All of the above was mainly to understand the true root cause and the packet path, and to deepen my understanding of networking. Fixing the issue is actually straightforward: just tell conntrack not to track traffic on br-lan137. So during startup, run:

iptables -t raw -I PREROUTING 1 -i br-lan137 -j NOTRACK

With this, there’s no need to tweak bridge-nf-call-iptables, no need to modify Docker’s firewall rules, and no need to assign an IP to br-lan137. The bridged networking then works perfectly.

Conclusion

This issue troubled me for two full days. At one point I almost thought I wouldn’t find the answer anytime soon, but in the end I managed to figure it out. Of course, I still don’t fully understand all the details of conntrack, netfilter, or nftables; I usually only dig into them when I run into a problem. But with tools like ChatGPT and Cursor, common problems can be pinpointed directly, and even for uncommon ones they provide useful ideas.
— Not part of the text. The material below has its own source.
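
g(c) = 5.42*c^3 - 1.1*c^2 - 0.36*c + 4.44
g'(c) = 16.26*c^2 - 2.2*c - 0.36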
When source code is available, they can help analyze it too, which makes learning far more efficient than before. While debugging this conntrack problem, the AI also helped me write some bpftrace scripts. I’ve long heard of eBPF’s power but had never used it—this time I finally got to try it. Even though eBPF wasn’t the key to the final insight, it really is a powerful tool.